The difference in PK between drug-metabolizing enzymes and transporters can lead to IVDR and increase the risk of ADR. There is a need for a more in-depth phenotypic and mechanistic study of drug metabolism, which can be applied to clinical models to avoid ADRs.
The association between microbial diversity and IVDR
Gut microbial composition, diversity, and function are important in the immune system, drug response, and disease progression. Importantly, unlike the human genome, the gut microbiome is completely adaptive and mobile. Therefore, these can be manipulated to improve drug efficacy.
Gut microbial diversity provides an exceptional metabolic capacity, which might exceed the host's. These microorganisms can directly modify drug metabolism in multiple ways, including the production of enzymes that catalyze or degrade the drug molecule, changing the metabolic levels of drugs in the host, and competing with drug molecules for a metabolic enzyme.

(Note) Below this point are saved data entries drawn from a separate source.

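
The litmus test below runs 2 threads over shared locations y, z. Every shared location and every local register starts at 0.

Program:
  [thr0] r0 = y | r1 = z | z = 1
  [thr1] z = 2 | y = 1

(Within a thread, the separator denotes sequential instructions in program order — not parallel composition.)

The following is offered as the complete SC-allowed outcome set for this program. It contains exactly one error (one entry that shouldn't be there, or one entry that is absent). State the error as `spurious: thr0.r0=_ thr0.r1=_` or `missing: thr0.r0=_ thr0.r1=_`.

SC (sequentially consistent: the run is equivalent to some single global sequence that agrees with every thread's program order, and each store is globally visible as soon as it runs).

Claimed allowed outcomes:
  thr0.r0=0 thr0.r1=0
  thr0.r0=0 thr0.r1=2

outcome vector order: (thr0.r0,thr0.r1)
[SC] allowed = {(0,0), (0,2), (1,2)}
SC∖claimed = {(1,2)}

missing: thr0.r0=1 thr0.r1=2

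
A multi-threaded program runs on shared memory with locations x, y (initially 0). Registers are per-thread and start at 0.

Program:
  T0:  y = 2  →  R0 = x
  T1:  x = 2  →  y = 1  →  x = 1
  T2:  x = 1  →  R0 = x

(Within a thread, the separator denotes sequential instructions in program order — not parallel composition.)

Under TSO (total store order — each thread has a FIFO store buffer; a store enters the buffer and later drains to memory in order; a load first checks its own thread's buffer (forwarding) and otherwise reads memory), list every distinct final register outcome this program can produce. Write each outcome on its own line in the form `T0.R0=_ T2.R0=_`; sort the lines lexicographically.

outcome vector order: (T0.R0,T2.R0)
|TSO outcomes| = 6

T0.R0=0 T2.R0=1
T0.R0=0 T2.R0=2
T0.R0=1 T2.R0=1
T0.R0=1 T2.R0=2
T0.R0=2 T2.R0=1
T0.R0=2 T2.R0=2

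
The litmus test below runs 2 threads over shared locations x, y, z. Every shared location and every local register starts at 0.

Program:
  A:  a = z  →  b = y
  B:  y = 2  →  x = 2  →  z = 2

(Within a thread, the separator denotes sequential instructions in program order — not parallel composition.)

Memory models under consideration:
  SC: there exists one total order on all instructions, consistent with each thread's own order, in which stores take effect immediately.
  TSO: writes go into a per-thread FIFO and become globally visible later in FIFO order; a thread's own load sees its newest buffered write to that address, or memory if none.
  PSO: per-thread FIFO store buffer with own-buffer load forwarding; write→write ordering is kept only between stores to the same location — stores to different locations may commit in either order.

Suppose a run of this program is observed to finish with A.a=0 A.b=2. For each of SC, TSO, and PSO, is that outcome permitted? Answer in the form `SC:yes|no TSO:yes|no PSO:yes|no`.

outcome vector order: (A.a,A.b)
SC (3): (0,0); (0,2); (2,2)
TSO (3): (0,0); (0,2); (2,2)
PSO (4): (0,0); (0,2); (2,0); (2,2)
target (0,2) ∈ {SC,TSO,PSO}

SC:yes TSO:yes PSO:yes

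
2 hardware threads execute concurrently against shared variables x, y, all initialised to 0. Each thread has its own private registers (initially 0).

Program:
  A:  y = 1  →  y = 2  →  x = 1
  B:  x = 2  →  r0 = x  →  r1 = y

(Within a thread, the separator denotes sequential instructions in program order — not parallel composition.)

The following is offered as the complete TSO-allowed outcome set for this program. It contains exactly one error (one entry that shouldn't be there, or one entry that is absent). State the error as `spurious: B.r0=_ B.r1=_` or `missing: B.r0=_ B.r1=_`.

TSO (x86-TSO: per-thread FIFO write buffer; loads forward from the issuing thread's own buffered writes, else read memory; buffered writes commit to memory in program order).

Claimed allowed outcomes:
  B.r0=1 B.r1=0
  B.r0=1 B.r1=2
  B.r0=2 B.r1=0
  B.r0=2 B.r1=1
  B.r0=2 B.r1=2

outcome vector order: (B.r0,B.r1)
under TSO → 1/2, 2/0, 2/1, 2/2
claimed∖TSO = {1/0}

spurious: B.r0=1 B.r1=0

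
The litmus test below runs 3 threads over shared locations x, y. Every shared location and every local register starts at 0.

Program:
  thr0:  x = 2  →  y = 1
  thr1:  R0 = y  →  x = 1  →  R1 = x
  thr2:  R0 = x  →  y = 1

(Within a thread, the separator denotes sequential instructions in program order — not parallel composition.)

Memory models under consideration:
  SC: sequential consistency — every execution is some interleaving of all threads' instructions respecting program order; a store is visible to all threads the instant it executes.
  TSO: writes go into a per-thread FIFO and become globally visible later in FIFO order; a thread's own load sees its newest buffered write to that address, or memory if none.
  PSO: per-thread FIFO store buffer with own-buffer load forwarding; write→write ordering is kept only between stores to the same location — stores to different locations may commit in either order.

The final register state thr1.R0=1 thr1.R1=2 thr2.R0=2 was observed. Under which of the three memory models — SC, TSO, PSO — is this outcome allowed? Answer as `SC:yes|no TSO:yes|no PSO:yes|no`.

SC:no TSO:no PSO:yes

outcome vector order: (thr1.R0,thr1.R1,thr2.R0)
under SC → 0/1/0; 0/1/1; 0/1/2; 0/2/0; 0/2/1; 0/2/2; 1/1/0; 1/1/1; 1/1/2; 1/2/0
under TSO → 0/1/0; 0/1/1; 0/1/2; 0/2/0; 0/2/1; 0/2/2; 1/1/0; 1/1/1; 1/1/2; 1/2/0
under PSO → 0/1/0; 0/1/1; 0/1/2; 0/2/0; 0/2/1; 0/2/2; 1/1/0; 1/1/1; 1/1/2; 1/2/0; 1/2/1; 1/2/2
target 1/2/2 ∈ {PSO}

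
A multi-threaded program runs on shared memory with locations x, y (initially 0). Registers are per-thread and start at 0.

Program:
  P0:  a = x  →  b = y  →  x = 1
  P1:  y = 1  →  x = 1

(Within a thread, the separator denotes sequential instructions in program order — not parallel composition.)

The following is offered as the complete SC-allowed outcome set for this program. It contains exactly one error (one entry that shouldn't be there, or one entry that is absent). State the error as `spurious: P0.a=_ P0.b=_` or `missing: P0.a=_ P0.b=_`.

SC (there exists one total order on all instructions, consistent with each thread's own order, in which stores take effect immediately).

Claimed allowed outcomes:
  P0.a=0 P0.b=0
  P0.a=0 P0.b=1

outcome vector order: (P0.a,P0.b)
SC (3): 0/0, 0/1, 1/1
SC∖claimed = {1/1}

missing: P0.a=1 P0.b=1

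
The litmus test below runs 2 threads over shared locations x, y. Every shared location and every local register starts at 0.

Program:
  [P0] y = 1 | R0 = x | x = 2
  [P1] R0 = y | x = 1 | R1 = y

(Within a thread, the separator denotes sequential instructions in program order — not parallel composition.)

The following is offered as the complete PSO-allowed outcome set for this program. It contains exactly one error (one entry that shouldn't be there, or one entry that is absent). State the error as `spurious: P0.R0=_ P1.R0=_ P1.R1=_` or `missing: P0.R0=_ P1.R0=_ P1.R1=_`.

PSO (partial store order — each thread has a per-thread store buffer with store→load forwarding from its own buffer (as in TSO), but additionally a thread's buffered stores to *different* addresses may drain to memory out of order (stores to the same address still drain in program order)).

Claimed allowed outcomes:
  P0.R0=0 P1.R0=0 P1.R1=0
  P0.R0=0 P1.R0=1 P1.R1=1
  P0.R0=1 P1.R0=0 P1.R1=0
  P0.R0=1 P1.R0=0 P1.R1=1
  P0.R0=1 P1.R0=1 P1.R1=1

outcome vector order: (P0.R0,P1.R0,P1.R1)
[PSO] allowed = {<0 0 0>, <0 0 1>, <0 1 1>, <1 0 0>, <1 0 1>, <1 1 1>}
PSO∖claimed = {<0 0 1>}

missing: P0.R0=0 P1.R0=0 P1.R1=1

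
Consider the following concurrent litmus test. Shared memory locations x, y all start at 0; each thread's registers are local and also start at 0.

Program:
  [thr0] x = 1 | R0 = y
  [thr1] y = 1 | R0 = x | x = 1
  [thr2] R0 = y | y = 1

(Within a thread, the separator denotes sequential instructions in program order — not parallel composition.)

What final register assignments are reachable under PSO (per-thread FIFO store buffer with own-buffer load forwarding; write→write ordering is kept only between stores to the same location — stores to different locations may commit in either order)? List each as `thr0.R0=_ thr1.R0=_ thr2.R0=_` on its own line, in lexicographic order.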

Microbiota-encoded enzymes could be used as a potential target for PK modification, which could ultimately improve clinical response. It must also be noted that drug administration affects gut microbial composition, growth, and diversity, which could lead to variable microbial function.
Alterations in metabolic enzyme and drug transporter expressions and changes in pathological state influence the synthesis of metabolic compounds, which affects drug PD and PK.

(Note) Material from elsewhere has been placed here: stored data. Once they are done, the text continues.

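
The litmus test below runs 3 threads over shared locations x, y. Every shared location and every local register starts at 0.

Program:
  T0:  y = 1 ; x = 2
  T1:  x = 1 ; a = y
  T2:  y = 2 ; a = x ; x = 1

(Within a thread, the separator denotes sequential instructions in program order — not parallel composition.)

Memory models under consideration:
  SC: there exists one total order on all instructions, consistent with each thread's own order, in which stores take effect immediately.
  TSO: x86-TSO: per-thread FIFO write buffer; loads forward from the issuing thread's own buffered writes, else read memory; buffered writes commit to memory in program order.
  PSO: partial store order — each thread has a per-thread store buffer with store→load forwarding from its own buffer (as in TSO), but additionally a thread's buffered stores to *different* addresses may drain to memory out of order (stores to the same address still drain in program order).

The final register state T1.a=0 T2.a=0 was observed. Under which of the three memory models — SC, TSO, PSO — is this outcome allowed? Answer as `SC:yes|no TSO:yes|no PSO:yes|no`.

SC:no TSO:yes PSO:yes

outcome vector order: (T1.a,T2.a)
[SC] allowed = {0/1, 0/2, 1/0, 1/1, 1/2, 2/0, 2/1, 2/2}
[TSO] allowed = {0/0, 0/1, 0/2, 1/0, 1/1, 1/2, 2/0, 2/1, 2/2}
[PSO] allowed = {0/0, 0/1, 0/2, 1/0, 1/1, 1/2, 2/0, 2/1, 2/2}
target 0/0 ∈ {TSO,PSO}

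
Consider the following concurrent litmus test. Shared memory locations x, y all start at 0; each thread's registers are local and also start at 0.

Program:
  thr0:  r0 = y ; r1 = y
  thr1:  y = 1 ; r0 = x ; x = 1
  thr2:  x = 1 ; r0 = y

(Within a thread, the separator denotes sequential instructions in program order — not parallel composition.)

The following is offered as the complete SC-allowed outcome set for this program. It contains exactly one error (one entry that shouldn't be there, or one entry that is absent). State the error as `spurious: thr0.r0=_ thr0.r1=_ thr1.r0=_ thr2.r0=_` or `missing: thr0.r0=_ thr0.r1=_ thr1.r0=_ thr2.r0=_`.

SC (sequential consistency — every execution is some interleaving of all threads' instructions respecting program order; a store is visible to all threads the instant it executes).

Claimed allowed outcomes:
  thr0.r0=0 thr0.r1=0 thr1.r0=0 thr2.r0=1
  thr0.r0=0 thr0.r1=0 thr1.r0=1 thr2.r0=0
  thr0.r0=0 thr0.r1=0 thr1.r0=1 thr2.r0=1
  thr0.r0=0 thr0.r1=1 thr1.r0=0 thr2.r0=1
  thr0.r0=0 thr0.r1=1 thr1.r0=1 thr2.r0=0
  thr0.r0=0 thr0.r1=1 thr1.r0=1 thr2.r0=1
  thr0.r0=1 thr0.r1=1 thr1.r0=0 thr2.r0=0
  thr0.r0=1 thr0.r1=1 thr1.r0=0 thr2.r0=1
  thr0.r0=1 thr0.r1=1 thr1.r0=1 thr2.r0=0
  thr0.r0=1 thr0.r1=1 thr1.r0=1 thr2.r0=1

outcome vector order: (thr0.r0,thr0.r1,thr1.r0,thr2.r0)
under SC → (0,0,0,1) (0,0,1,0) (0,0,1,1) (0,1,0,1) (0,1,1,0) (0,1,1,1) (1,1,0,1) (1,1,1,0) (1,1,1,1)
claimed∖SC = {(1,1,0,0)}

spurious: thr0.r0=1 thr0.r1=1 thr1.r0=0 thr2.r0=0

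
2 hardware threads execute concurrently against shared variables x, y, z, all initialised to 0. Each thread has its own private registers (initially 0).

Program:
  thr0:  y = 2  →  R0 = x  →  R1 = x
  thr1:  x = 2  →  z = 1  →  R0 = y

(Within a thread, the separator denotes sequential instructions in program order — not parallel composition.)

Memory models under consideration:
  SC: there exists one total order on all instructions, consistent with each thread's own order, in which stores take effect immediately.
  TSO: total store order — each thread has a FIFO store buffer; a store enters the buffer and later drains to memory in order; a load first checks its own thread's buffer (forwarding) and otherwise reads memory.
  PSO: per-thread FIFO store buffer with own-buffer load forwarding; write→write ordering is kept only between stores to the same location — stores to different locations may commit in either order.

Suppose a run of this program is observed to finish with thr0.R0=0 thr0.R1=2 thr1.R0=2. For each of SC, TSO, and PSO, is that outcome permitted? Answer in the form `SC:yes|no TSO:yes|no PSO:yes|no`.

outcome vector order: (thr0.R0,thr0.R1,thr1.R0)
under SC → <0 0 2>, <0 2 2>, <2 2 0>, <2 2 2>
under TSO → <0 0 0>, <0 0 2>, <0 2 0>, <0 2 2>, <2 2 0>, <2 2 2>
under PSO → <0 0 0>, <0 0 2>, <0 2 0>, <0 2 2>, <2 2 0>, <2 2 2>
target <0 2 2> ∈ {SC,TSO,PSO}

SC:yes TSO:yes PSO:yes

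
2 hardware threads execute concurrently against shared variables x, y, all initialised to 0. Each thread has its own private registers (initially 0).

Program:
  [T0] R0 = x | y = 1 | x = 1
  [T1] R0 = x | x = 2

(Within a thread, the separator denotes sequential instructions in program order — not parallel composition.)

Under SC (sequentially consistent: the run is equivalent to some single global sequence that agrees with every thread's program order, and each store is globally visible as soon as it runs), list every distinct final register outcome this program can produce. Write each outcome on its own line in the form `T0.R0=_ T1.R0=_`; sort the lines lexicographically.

outcome vector order: (T0.R0,T1.R0)
|SC outcomes| = 3

T0.R0=0 T1.R0=0
T0.R0=0 T1.R0=1
T0.R0=2 T1.R0=0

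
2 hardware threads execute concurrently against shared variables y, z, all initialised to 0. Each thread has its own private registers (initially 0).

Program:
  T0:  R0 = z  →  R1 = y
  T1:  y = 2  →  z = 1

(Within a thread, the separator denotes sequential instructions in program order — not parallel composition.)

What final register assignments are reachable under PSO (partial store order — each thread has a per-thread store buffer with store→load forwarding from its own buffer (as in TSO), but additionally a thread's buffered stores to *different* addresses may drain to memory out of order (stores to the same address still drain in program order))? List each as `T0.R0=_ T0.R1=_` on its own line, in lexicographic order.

T0.R0=0 T0.R1=0
T0.R0=0 T0.R1=2
T0.R0=1 T0.R1=0
T0.R0=1 T0.R1=2

outcome vector order: (T0.R0,T0.R1)
|PSO outcomes| = 4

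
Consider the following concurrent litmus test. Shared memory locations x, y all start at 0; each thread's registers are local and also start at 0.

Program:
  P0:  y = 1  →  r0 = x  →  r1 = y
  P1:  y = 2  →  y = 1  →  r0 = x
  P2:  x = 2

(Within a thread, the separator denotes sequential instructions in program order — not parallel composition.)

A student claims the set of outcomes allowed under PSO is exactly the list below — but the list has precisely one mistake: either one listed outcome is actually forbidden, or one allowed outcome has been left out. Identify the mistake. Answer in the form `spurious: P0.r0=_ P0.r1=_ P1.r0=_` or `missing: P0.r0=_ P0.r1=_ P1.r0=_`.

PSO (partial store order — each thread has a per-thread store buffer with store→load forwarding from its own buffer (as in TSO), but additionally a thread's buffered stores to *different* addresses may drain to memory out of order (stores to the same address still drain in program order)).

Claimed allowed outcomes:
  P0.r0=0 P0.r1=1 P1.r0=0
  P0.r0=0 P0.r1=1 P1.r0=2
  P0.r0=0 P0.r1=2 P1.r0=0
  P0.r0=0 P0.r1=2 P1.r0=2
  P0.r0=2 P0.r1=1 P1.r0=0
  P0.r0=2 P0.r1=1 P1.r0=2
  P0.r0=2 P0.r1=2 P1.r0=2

outcome vector order: (P0.r0,P0.r1,P1.r0)
[PSO] allowed = {010 012 020 022 210 212 220 222}
PSO∖claimed = {220}

missing: P0.r0=2 P0.r1=2 P1.r0=0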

Underlying mechanisms and interactions between human genomes and gut microbiota genomes that influence IVDR
The interactions between the human genome and gut microbial genomes lead to the synthesis of compounds, such as short-chain fatty acids (SCFAs), amino acids (AAs), and bile acids (BAs), that are beneficial to human health.
Genes encoded by gut microbiota significantly enhance the metabolic capacity of humans. Therefore, measuring the metabolites to manage and enhance drug response to disease is imperative.

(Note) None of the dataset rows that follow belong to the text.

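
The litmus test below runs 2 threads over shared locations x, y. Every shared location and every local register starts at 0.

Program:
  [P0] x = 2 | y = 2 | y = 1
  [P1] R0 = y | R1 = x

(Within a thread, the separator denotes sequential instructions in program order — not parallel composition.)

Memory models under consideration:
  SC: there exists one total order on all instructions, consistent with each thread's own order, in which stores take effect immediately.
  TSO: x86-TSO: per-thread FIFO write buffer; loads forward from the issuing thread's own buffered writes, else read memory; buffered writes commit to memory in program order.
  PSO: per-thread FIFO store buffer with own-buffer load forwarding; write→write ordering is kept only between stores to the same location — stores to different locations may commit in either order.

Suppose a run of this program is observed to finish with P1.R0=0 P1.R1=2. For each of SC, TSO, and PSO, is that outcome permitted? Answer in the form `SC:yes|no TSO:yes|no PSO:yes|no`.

outcome vector order: (P1.R0,P1.R1)
[SC] allowed = {0/0 0/2 1/2 2/2}
[TSO] allowed = {0/0 0/2 1/2 2/2}
[PSO] allowed = {0/0 0/2 1/0 1/2 2/0 2/2}
target 0/2 ∈ {SC,TSO,PSO}

SC:yes TSO:yes PSO:yes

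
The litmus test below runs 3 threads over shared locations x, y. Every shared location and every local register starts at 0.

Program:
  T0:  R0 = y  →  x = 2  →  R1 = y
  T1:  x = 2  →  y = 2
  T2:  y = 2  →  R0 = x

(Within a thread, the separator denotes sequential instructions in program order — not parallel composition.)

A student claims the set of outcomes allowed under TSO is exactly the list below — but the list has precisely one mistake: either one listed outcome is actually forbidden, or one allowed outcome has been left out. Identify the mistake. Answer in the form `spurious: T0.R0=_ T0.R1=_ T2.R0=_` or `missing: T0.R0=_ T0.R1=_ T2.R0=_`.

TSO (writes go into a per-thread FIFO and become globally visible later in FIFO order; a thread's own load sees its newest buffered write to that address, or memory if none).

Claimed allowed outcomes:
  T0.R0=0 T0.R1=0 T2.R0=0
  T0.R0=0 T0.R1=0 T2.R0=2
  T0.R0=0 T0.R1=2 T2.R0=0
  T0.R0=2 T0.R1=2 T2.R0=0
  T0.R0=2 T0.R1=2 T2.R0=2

missing: T0.R0=0 T0.R1=2 T2.R0=2

outcome vector order: (T0.R0,T0.R1,T2.R0)
TSO (6): 0/0/0, 0/0/2, 0/2/0, 0/2/2, 2/2/0, 2/2/2
TSO∖claimed = {0/2/2}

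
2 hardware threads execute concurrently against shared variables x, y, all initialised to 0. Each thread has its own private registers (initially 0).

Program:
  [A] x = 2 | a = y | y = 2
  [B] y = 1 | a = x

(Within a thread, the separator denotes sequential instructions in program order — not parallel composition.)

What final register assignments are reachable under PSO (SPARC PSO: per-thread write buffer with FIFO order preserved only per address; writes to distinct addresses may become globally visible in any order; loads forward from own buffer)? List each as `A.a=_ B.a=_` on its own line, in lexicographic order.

outcome vector order: (A.a,B.a)
|PSO outcomes| = 4

A.a=0 B.a=0
A.a=0 B.a=2
A.a=1 B.a=0
A.a=1 B.a=2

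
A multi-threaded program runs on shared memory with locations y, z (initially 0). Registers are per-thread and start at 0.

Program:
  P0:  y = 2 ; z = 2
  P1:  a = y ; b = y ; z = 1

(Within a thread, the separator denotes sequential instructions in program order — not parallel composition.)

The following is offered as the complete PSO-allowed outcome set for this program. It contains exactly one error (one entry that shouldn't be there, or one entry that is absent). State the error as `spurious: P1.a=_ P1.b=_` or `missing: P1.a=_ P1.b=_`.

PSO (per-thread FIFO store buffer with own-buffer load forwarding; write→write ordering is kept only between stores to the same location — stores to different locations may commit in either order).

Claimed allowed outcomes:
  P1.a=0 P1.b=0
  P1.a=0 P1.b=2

missing: P1.a=2 P1.b=2

outcome vector order: (P1.a,P1.b)
[PSO] allowed = {00 02 22}
PSO∖claimed = {22}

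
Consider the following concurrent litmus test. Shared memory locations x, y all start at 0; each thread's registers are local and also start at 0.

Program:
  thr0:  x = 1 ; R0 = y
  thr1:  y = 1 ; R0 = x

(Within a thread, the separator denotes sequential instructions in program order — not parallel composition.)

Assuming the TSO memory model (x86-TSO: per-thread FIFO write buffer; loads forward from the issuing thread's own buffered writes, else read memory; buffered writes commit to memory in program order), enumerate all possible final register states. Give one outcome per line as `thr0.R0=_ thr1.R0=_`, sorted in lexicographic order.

outcome vector order: (thr0.R0,thr1.R0)
|TSO outcomes| = 4

thr0.R0=0 thr1.R0=0
thr0.R0=0 thr1.R0=1
thr0.R0=1 thr1.R0=0
thr0.R0=1 thr1.R0=1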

It is extremely important to understand how the interaction between the heterogenous human genome and gut microbial diversity influences IVDR. This insight will immensely help improve precision medicine's development with minimized ADRs.
Gut microbiota influences IVDR in multiple ways. Pharmacomicrobiomics plays a critical role in assessing the efficacy and safety of a drug, considering various mechanisms of interaction between microbiota and IVDR.
Mechanistically, microbiota can modify the activities of enzymes that metabolize drugs within the body. As a result, the drug's efficacy is reduced and enhances ADRs. For instance, beta-lactamases are an enzyme a gut microbe produces that can degrade beta-lactam antibiotics, making them ineffective.
Gut microbiota can induce drug resistance over time, possibly due to the acquisition of resistance genes from others or mutations in the microbial DNA. Furthermore, gut microbes can alter drug targets in the body, reducing therapeutic efficacy.
For instance, the target site of fluoroquinolone antibiotics was altered by gut microbiota, which inhibited drug molecules to bind and inhibit the enzymatic function.
Several studies have indicated that gut microbes can modify the ADME of drugs by impacting PK, which leads to altered therapeutic efficacy and ADRs. Antibiotics disrupt the natural ecosystem of the host’s microbiota and cause enhancement of pathogenic species, such as Clostridium difficile.
These alterations in gut microbial structure and composition can cause infection and increase ADRs. Furthermore, gut microbiota can influence drug absorption by regulating tight junction protein expression in the intestine.
The gut microbiome plays an important role in the efficacy and safety of drugs. These biomarkers can be potentially used for disease diagnoses and prognostic predictions.
Although the inter-individual variability of the human microbiota and the emergence of new multi-drug resistance microbiota strains can hamper the efficacy of precision medicine, these shortcomings could be overcome to enhance the applicability of precision medicine for future theranostics.
An in-depth understanding of how gut microbes influence IVDR based on microbiota types, specific biomarkers, and metabotypes will significantly contribute to developing effective precision medicine.